By Cleve R. Wootson Jr.

The Washington Post

About the fire — On Wednesday, two fires merged to form a blaze of more than 50 square miles. The fire has closed a 30-mile stretch of Interstate 84 and forced the evacuation of hundreds of homes on the far eastern fringes of Portland’s metropolitan area. Scorching heat, bone-dry vegetation and winds of 30 to 40 mph pushed the flames 13 miles in 16 hours at one point — an almost unprecedented rate of fire spread, authorities said. Embers from the blaze also were carried by winds across the Columbia River and started a spot fire on the opposite bank in Washington state.

— The Associated Press

Investigators in Oregon believe they know who’s responsible for a wildfire that’s burned nearly 30 square miles, forced hundreds to flee their homes and by Wednesday showed no signs of being contained.

The chief suspects: a group of teenagers who giggled and recorded video Saturday afternoon while lobbing fireworks into a parched canyon.

Warm summer temperatures and nearly nonexistent rain have dried out vegetation and turned the Beaver State’s forests into tinderboxes. Officials warned that the threat of wildfire was high and urged caution as Oregonians descended on the state’s parks and forests over the holiday weekend.

One of the visitors was Liz FitzGerald, who told the Oregonian that she was hiking in the Columbia River Gorge 70 miles east of Portland when she saw a teenage boy hurl a smoke bomb into Eagle Creek Canyon.

Another boy recorded the incident with his cellphone, and some girls in the group giggled as the incendiary exploded in the trees below, sending up what FitzGerald thought was smoke from the fireworks.

“I was probably 4 feet away from him. I said, ‘Do you realize how dangerous this is?’” FitzGerald recounted. “‘This place is so dry.’”

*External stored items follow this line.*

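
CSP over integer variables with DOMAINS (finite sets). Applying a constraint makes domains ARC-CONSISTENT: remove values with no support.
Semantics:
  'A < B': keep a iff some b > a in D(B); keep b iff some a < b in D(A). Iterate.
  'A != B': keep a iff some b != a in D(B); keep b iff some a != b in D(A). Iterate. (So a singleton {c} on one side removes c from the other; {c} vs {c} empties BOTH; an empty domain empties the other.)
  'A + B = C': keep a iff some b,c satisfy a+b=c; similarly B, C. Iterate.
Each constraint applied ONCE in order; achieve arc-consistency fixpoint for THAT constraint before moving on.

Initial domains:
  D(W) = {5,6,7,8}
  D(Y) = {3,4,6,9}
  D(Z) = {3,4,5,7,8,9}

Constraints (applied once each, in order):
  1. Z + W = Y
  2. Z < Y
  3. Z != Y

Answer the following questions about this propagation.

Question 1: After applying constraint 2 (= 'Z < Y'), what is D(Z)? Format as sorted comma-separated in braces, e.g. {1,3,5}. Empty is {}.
Constraint 1 (Z + W = Y) on D(Z)={3,4,5,7,8,9} D(W)={5,6,7,8} D(Y)={3,4,6,9}: Z {3,4,5,7,8,9}->{3,4}; W {5,6,7,8}->{5,6}; Y {3,4,6,9}->{9}
Constraint 2 (Z < Y) on D(Z)={3,4} D(Y)={9}: no change
So after constraint 2: D(Z) = {3,4}

Answer: {3,4}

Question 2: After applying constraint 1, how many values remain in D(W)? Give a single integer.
Answer: 2

Derivation:
Constraint 1 (Z + W = Y) on D(Z)={3,4,5,7,8,9} D(W)={5,6,7,8} D(Y)={3,4,6,9}: Z {3,4,5,7,8,9}->{3,4}; W {5,6,7,8}->{5,6}; Y {3,4,6,9}->{9}
So after constraint 1: D(W)={5,6}, size = 2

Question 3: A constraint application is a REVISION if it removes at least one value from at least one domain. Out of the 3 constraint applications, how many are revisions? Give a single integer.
Answer: 1

Derivation:
Constraint 1 (Z + W = Y) on D(Z)={3,4,5,7,8,9} D(W)={5,6,7,8} D(Y)={3,4,6,9}: Z {3,4,5,7,8,9}->{3,4}; W {5,6,7,8}->{5,6}; Y {3,4,6,9}->{9} => REVISION
Constraint 2 (Z < Y) on D(Z)={3,4} D(Y)={9}: no change => not a revision
Constraint 3 (Z != Y) on D(Z)={3,4} D(Y)={9}: no change => not a revision
Total revisions = 1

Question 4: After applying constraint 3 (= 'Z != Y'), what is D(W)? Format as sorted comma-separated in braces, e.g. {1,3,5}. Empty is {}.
Constraint 1 (Z + W = Y) on D(Z)={3,4,5,7,8,9} D(W)={5,6,7,8} D(Y)={3,4,6,9}: Z {3,4,5,7,8,9}->{3,4}; W {5,6,7,8}->{5,6}; Y {3,4,6,9}->{9}
Constraint 2 (Z < Y) on D(Z)={3,4} D(Y)={9}: no change
Constraint 3 (Z != Y) on D(Z)={3,4} D(Y)={9}: no change
So after constraint 3: D(W) = {5,6}

Answer: {5,6}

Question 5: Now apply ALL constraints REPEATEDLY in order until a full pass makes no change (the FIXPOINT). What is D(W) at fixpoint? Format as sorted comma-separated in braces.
pass 0 (initial): D(W)={5,6,7,8}
pass 1: W {5,6,7,8}->{5,6}; Y {3,4,6,9}->{9}; Z {3,4,5,7,8,9}->{3,4}
pass 2: no change
Fixpoint after 2 passes: D(W) = {5,6}

Answer: {5,6}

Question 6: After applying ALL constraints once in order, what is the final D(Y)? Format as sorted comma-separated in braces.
Answer: {9}

Derivation:
Constraint 1 (Z + W = Y) on D(Z)={3,4,5,7,8,9} D(W)={5,6,7,8} D(Y)={3,4,6,9}: Z {3,4,5,7,8,9}->{3,4}; W {5,6,7,8}->{5,6}; Y {3,4,6,9}->{9}
Constraint 2 (Z < Y) on D(Z)={3,4} D(Y)={9}: no change
Constraint 3 (Z != Y) on D(Z)={3,4} D(Y)={9}: no change
So after all 3 constraints: D(Y) = {9}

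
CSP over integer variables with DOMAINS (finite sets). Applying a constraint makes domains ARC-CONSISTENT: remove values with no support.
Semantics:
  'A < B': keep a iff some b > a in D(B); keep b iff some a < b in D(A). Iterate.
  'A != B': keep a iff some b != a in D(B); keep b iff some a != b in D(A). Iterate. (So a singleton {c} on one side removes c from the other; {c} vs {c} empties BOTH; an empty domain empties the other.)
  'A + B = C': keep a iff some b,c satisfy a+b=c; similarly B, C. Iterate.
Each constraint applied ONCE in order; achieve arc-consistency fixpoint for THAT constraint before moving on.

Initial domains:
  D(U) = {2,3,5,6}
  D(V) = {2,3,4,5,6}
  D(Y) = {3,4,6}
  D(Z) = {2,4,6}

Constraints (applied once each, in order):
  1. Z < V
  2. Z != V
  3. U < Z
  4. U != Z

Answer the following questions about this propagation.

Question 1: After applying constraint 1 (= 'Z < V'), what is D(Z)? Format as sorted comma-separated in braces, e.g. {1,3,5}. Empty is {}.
Answer: {2,4}

Derivation:
Constraint 1 (Z < V) on D(Z)={2,4,6} D(V)={2,3,4,5,6}: Z {2,4,6}->{2,4}; V {2,3,4,5,6}->{3,4,5,6}
So after constraint 1: D(Z) = {2,4}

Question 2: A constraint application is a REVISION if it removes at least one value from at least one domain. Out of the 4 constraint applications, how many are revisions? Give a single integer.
Constraint 1 (Z < V) on D(Z)={2,4,6} D(V)={2,3,4,5,6}: Z {2,4,6}->{2,4}; V {2,3,4,5,6}->{3,4,5,6} => REVISION
Constraint 2 (Z != V) on D(Z)={2,4} D(V)={3,4,5,6}: no change => not a revision
Constraint 3 (U < Z) on D(U)={2,3,5,6} D(Z)={2,4}: U {2,3,5,6}->{2,3}; Z {2,4}->{4} => REVISION
Constraint 4 (U != Z) on D(U)={2,3} D(Z)={4}: no change => not a revision
Total revisions = 2

Answer: 2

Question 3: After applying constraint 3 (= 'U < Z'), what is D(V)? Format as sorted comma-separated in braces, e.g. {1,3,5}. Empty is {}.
Constraint 1 (Z < V) on D(Z)={2,4,6} D(V)={2,3,4,5,6}: Z {2,4,6}->{2,4}; V {2,3,4,5,6}->{3,4,5,6}
Constraint 2 (Z != V) on D(Z)={2,4} D(V)={3,4,5,6}: no change
Constraint 3 (U < Z) on D(U)={2,3,5,6} D(Z)={2,4}: U {2,3,5,6}->{2,3}; Z {2,4}->{4}
So after constraint 3: D(V) = {3,4,5,6}

Answer: {3,4,5,6}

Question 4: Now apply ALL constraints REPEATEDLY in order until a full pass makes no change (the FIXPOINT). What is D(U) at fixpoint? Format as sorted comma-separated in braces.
pass 0 (initial): D(U)={2,3,5,6}
pass 1: U {2,3,5,6}->{2,3}; V {2,3,4,5,6}->{3,4,5,6}; Z {2,4,6}->{4}
pass 2: V {3,4,5,6}->{5,6}
pass 3: no change
Fixpoint after 3 passes: D(U) = {2,3}

Answer: {2,3}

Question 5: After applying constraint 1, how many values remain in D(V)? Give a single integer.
Constraint 1 (Z < V) on D(Z)={2,4,6} D(V)={2,3,4,5,6}: Z {2,4,6}->{2,4}; V {2,3,4,5,6}->{3,4,5,6}
So after constraint 1: D(V)={3,4,5,6}, size = 4

Answer: 4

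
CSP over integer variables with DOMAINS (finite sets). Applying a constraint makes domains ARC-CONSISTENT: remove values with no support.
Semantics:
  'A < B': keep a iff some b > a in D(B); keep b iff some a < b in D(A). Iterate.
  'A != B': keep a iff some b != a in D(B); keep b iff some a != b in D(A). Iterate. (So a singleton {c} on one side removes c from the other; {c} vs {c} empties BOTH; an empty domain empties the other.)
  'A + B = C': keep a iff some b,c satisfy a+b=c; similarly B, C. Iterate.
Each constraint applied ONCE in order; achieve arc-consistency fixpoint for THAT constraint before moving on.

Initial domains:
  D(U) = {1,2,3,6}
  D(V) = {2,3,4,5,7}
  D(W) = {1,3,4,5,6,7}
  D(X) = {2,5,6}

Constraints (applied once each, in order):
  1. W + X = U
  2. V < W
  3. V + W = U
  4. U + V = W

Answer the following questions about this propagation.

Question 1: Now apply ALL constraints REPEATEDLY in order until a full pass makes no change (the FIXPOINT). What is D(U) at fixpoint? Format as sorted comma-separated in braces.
pass 0 (initial): D(U)={1,2,3,6}
pass 1: U {1,2,3,6}->{}; V {2,3,4,5,7}->{}; W {1,3,4,5,6,7}->{}; X {2,5,6}->{2,5}
pass 2: X {2,5}->{}
pass 3: no change
Fixpoint after 3 passes: D(U) = {}

Answer: {}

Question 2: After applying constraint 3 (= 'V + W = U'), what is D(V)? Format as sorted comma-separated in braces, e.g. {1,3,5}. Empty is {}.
Answer: {2}

Derivation:
Constraint 1 (W + X = U) on D(W)={1,3,4,5,6,7} D(X)={2,5,6} D(U)={1,2,3,6}: W {1,3,4,5,6,7}->{1,4}; X {2,5,6}->{2,5}; U {1,2,3,6}->{3,6}
Constraint 2 (V < W) on D(V)={2,3,4,5,7} D(W)={1,4}: V {2,3,4,5,7}->{2,3}; W {1,4}->{4}
Constraint 3 (V + W = U) on D(V)={2,3} D(W)={4} D(U)={3,6}: V {2,3}->{2}; U {3,6}->{6}
So after constraint 3: D(V) = {2}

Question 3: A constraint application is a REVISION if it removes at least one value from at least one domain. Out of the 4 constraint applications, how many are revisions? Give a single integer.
Answer: 4

Derivation:
Constraint 1 (W + X = U) on D(W)={1,3,4,5,6,7} D(X)={2,5,6} D(U)={1,2,3,6}: W {1,3,4,5,6,7}->{1,4}; X {2,5,6}->{2,5}; U {1,2,3,6}->{3,6} => REVISION
Constraint 2 (V < W) on D(V)={2,3,4,5,7} D(W)={1,4}: V {2,3,4,5,7}->{2,3}; W {1,4}->{4} => REVISION
Constraint 3 (V + W = U) on D(V)={2,3} D(W)={4} D(U)={3,6}: V {2,3}->{2}; U {3,6}->{6} => REVISION
Constraint 4 (U + V = W) on D(U)={6} D(V)={2} D(W)={4}: U {6}->{}; V {2}->{}; W {4}->{} => REVISION
Total revisions = 4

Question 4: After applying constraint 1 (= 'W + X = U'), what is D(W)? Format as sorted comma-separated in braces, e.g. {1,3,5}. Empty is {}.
Answer: {1,4}

Derivation:
Constraint 1 (W + X = U) on D(W)={1,3,4,5,6,7} D(X)={2,5,6} D(U)={1,2,3,6}: W {1,3,4,5,6,7}->{1,4}; X {2,5,6}->{2,5}; U {1,2,3,6}->{3,6}
So after constraint 1: D(W) = {1,4}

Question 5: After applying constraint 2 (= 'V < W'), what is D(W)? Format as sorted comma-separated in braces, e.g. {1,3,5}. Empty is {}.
Answer: {4}

Derivation:
Constraint 1 (W + X = U) on D(W)={1,3,4,5,6,7} D(X)={2,5,6} D(U)={1,2,3,6}: W {1,3,4,5,6,7}->{1,4}; X {2,5,6}->{2,5}; U {1,2,3,6}->{3,6}
Constraint 2 (V < W) on D(V)={2,3,4,5,7} D(W)={1,4}: V {2,3,4,5,7}->{2,3}; W {1,4}->{4}
So after constraint 2: D(W) = {4}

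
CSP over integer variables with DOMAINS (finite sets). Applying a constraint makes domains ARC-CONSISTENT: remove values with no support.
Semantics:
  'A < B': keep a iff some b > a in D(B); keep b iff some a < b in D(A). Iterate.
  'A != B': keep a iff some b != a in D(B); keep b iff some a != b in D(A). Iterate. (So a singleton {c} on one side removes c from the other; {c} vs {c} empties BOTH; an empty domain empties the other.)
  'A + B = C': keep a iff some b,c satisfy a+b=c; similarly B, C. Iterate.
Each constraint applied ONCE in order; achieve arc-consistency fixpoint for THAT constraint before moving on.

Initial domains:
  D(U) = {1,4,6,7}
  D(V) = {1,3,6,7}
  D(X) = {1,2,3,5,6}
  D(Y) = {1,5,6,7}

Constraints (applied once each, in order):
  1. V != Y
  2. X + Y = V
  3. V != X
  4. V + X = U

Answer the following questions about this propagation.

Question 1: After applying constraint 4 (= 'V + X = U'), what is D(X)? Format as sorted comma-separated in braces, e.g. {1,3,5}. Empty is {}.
Answer: {1}

Derivation:
Constraint 1 (V != Y) on D(V)={1,3,6,7} D(Y)={1,5,6,7}: no change
Constraint 2 (X + Y = V) on D(X)={1,2,3,5,6} D(Y)={1,5,6,7} D(V)={1,3,6,7}: X {1,2,3,5,6}->{1,2,5,6}; Y {1,5,6,7}->{1,5,6}; V {1,3,6,7}->{3,6,7}
Constraint 3 (V != X) on D(V)={3,6,7} D(X)={1,2,5,6}: no change
Constraint 4 (V + X = U) on D(V)={3,6,7} D(X)={1,2,5,6} D(U)={1,4,6,7}: V {3,6,7}->{3,6}; X {1,2,5,6}->{1}; U {1,4,6,7}->{4,7}
So after constraint 4: D(X) = {1}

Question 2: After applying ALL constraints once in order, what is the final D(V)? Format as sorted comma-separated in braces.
Constraint 1 (V != Y) on D(V)={1,3,6,7} D(Y)={1,5,6,7}: no change
Constraint 2 (X + Y = V) on D(X)={1,2,3,5,6} D(Y)={1,5,6,7} D(V)={1,3,6,7}: X {1,2,3,5,6}->{1,2,5,6}; Y {1,5,6,7}->{1,5,6}; V {1,3,6,7}->{3,6,7}
Constraint 3 (V != X) on D(V)={3,6,7} D(X)={1,2,5,6}: no change
Constraint 4 (V + X = U) on D(V)={3,6,7} D(X)={1,2,5,6} D(U)={1,4,6,7}: V {3,6,7}->{3,6}; X {1,2,5,6}->{1}; U {1,4,6,7}->{4,7}
So after all 4 constraints: D(V) = {3,6}

Answer: {3,6}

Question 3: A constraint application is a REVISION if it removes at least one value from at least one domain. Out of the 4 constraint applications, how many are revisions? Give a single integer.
Constraint 1 (V != Y) on D(V)={1,3,6,7} D(Y)={1,5,6,7}: no change => not a revision
Constraint 2 (X + Y = V) on D(X)={1,2,3,5,6} D(Y)={1,5,6,7} D(V)={1,3,6,7}: X {1,2,3,5,6}->{1,2,5,6}; Y {1,5,6,7}->{1,5,6}; V {1,3,6,7}->{3,6,7} => REVISION
Constraint 3 (V != X) on D(V)={3,6,7} D(X)={1,2,5,6}: no change => not a revision
Constraint 4 (V + X = U) on D(V)={3,6,7} D(X)={1,2,5,6} D(U)={1,4,6,7}: V {3,6,7}->{3,6}; X {1,2,5,6}->{1}; U {1,4,6,7}->{4,7} => REVISION
Total revisions = 2

Answer: 2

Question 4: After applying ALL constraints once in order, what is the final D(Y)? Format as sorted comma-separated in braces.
Answer: {1,5,6}

Derivation:
Constraint 1 (V != Y) on D(V)={1,3,6,7} D(Y)={1,5,6,7}: no change
Constraint 2 (X + Y = V) on D(X)={1,2,3,5,6} D(Y)={1,5,6,7} D(V)={1,3,6,7}: X {1,2,3,5,6}->{1,2,5,6}; Y {1,5,6,7}->{1,5,6}; V {1,3,6,7}->{3,6,7}
Constraint 3 (V != X) on D(V)={3,6,7} D(X)={1,2,5,6}: no change
Constraint 4 (V + X = U) on D(V)={3,6,7} D(X)={1,2,5,6} D(U)={1,4,6,7}: V {3,6,7}->{3,6}; X {1,2,5,6}->{1}; U {1,4,6,7}->{4,7}
So after all 4 constraints: D(Y) = {1,5,6}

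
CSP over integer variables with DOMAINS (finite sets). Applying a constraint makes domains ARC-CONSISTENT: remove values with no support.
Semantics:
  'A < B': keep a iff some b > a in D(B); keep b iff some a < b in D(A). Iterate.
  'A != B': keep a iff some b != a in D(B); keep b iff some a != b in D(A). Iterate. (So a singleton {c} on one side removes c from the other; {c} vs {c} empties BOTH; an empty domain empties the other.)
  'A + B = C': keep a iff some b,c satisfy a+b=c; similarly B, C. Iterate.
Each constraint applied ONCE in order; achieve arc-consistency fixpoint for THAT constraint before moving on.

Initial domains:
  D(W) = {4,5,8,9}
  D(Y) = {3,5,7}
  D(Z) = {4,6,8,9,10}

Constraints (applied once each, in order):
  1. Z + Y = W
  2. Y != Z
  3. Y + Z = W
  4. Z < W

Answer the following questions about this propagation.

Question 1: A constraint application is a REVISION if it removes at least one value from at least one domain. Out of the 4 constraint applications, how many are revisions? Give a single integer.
Constraint 1 (Z + Y = W) on D(Z)={4,6,8,9,10} D(Y)={3,5,7} D(W)={4,5,8,9}: Z {4,6,8,9,10}->{4,6}; Y {3,5,7}->{3,5}; W {4,5,8,9}->{9} => REVISION
Constraint 2 (Y != Z) on D(Y)={3,5} D(Z)={4,6}: no change => not a revision
Constraint 3 (Y + Z = W) on D(Y)={3,5} D(Z)={4,6} D(W)={9}: no change => not a revision
Constraint 4 (Z < W) on D(Z)={4,6} D(W)={9}: no change => not a revision
Total revisions = 1

Answer: 1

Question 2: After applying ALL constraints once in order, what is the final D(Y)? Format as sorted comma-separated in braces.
Answer: {3,5}

Derivation:
Constraint 1 (Z + Y = W) on D(Z)={4,6,8,9,10} D(Y)={3,5,7} D(W)={4,5,8,9}: Z {4,6,8,9,10}->{4,6}; Y {3,5,7}->{3,5}; W {4,5,8,9}->{9}
Constraint 2 (Y != Z) on D(Y)={3,5} D(Z)={4,6}: no change
Constraint 3 (Y + Z = W) on D(Y)={3,5} D(Z)={4,6} D(W)={9}: no change
Constraint 4 (Z < W) on D(Z)={4,6} D(W)={9}: no change
So after all 4 constraints: D(Y) = {3,5}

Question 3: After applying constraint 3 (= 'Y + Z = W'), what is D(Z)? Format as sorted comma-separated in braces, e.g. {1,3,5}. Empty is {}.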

A short time later, she encountered hikers who’d also seen the teens setting off fireworks. The hikers were walking to the trailhead to notify park officials about the teens’ dangerous behavior.

FitzGerald decided to run back to the start of the trail to do the same thing, the newspaper said. By then, she could see flames and smoke. It was obvious that it was a forest fire. And it was growing.

As she ran, she encountered the teens again. She said they seemed oblivious to the ramifications of their actions.

“My adrenaline is through the roof,” FitzGerald said. “I said, ‘Do you realize you just started a forest fire?’ And the kid who had been filming with his cellphone said, ‘But what are we supposed to do about it now?’ And I said, ‘Call the fricking fire department!’”

Investigators have said the fire’s cause was “misuse of fireworks.” The teen with the firebombs was a 15-year-old male from Vancouver, Washington. They found him in the trail’s parking lot and interviewed him. No one has been arrested and no formal charges have been made.

Authorities have not released the teen’s name. Video surfaced on YouTube of police interviewing the teens near the entrance to Interstate 84 after what FitzGerald described as a brief minivan chase.

As investigators build their case, they urged anyone with information about the fire’s start to contact authorities, particularly “anyone who heard fireworks or other explosions in the area of the Eagle Creek Trail/Punch Bowl Falls on Saturday between 10 a.m. to 5 p.m.”

People spewed venom at the offenders on an Oregon State Police Facebook post that sought information.

“How does it feel to know you personally destroyed so many people’s lives and livelihoods,” one woman wrote. “All the trees and animals you’ve destroyed and history. You deserve a Darwin Award. You probably are the most hated person in the region right now. Good job.”

Meanwhile, authorities are trying to contain the fire and contend with its effects. For people in the Portland area, that meant ash falling from the sky in a manner eerily reminiscent of the eruptions of Mount St. Helens in 1980, according to Willamette Week.